The British Library is also part of Futurelearn so King's Cross is another locality to look at. There may be more change in Yorkshire where I think the most storage is based. 

Looking at blogs it appears there is already some concern about how open the FutureLearn approach will be. Lorna has had a good look at the terms and conditions.  I think we should wait and see what the full effect turns out to be. There may be more open links than on the official site. If it is all free then people can find it even if not reused somewhere else. The MOOC is interesting as an idea that is taken as real by people in universities. There can be variations around it. I am still thinking about Creative Commons in relation to public relations and promotion. I'm sure the "drop-out rate" is accepted as some of the intention is just to build awareness of what is available. People build their own course from various elements.

I have found some sites online ahead of my actual visit.  Lancaster University Open Learning has some content but I think you may need a token to get to some of it.  Open Exeter has a page on JISC but the link to the project is broken. search finds this blog but the project seems to have just ended. I will definitely check the library soon and find out what happens next. The British Library shows up quickly through OER Resources with some poetry readings. I don't think they welcome remix but it is easy enough to link to.

draft topics for #thiscityscentre

This blog can have draft bits that are revised later. Some of it will turn up on the Wild Show or be expanded. The installation at the Royal Albert Memorial Museum opens this week. We already have some sound that can be repeated. The idea on the Wild Show and the blog is that some content related to the original can be used to be extended as part of comment. As it happens we have also been allowed to broadcast sound from an early performance and put it on Soundcloud. But the general idea is to extend the sound conversation. 

So far on the radio we have started to talk about toilets as part of our map. The official map is about a space within ten minutes of the cathedral. Our scope is for about half an hour but we have yet to get much further than the Phoenix. Next week maybe as far as the RAMM. Check the extracts on Soundcloud for JD on the toilet size required by a carer for max relax.

https://soundcloud.com/will789gb/this-citys-centre-extract-from

Later I want to ask about art theory around walking. I know that there is some but where to find it? Through radio we can describe locations. Apparently there can be site theatre. I think what is emerging may be a site chat show. This involves walking between occasions for talk, probably over a drink or refreshment. The edit may be actually over several time events but probably the location could be recognised and repeated by the viewers/ listeners. So what sort of content or context is thought to associate a walk with art? 

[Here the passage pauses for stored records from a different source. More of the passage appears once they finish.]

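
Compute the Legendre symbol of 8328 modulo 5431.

(8328/5431)
  = (2897/5431)    [8328 ≡ 2897 mod 5431]
  = (5431/2897)    [QR: 2897 ≡ 1 mod 4, sign kept]
  = (2534/2897)    [5431 ≡ 2534 mod 2897]
  = (1267/2897)    [2897 ≡ 1 mod 8 ⇒ (2/2897) = +1]
  = (2897/1267)    [QR: 2897 ≡ 1 mod 4, sign kept]
  = (363/1267)    [2897 ≡ 363 mod 1267]
  = -(1267/363)    [QR: both ≡ 3 mod 4, sign flips]
  = -(178/363)    [1267 ≡ 178 mod 363]
  = (89/363)    [363 ≡ 3 mod 8 ⇒ (2/363) = -1]
  = (363/89)    [QR: 89 ≡ 1 mod 4, sign kept]
  = (7/89)    [363 ≡ 7 mod 89]
  = (89/7)    [QR: 89 ≡ 1 mod 4, sign kept]
  = (5/7)    [89 ≡ 5 mod 7]
  = (7/5)    [QR: 5 ≡ 1 mod 4, sign kept]
  = (2/5)    [7 ≡ 2 mod 5]
  = -(1/5)    [5 ≡ 5 mod 8 ⇒ (2/5) = -1]
  = -1    [(1/5) = 1]

-1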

Later I want to get on to Sidwell Street as a centre for film study. I started on about this when asked to think about how to change the area as part of the window travelling along. Maybe the original sound still exists. My basic thought is that now the cloud is everywhere there is less need for a campus and the university could go back to the city centre. I now realise that there is so much student accommodation because it comes from various sources. There is no plan as such. The block next to the Odeon may still be empty. There is one new project, the Printworks, where Townsends used to be. Students who fail to study Exeter may be surprised that the Picture House site is next to the Odeon and near the Vue, not near the cinema closer to the river. But the base for film studies is there. Room hire in the St Sidwells Centre is very good value. There is no need for yet more buildings out of town. 

More later, there are a couple of months to go.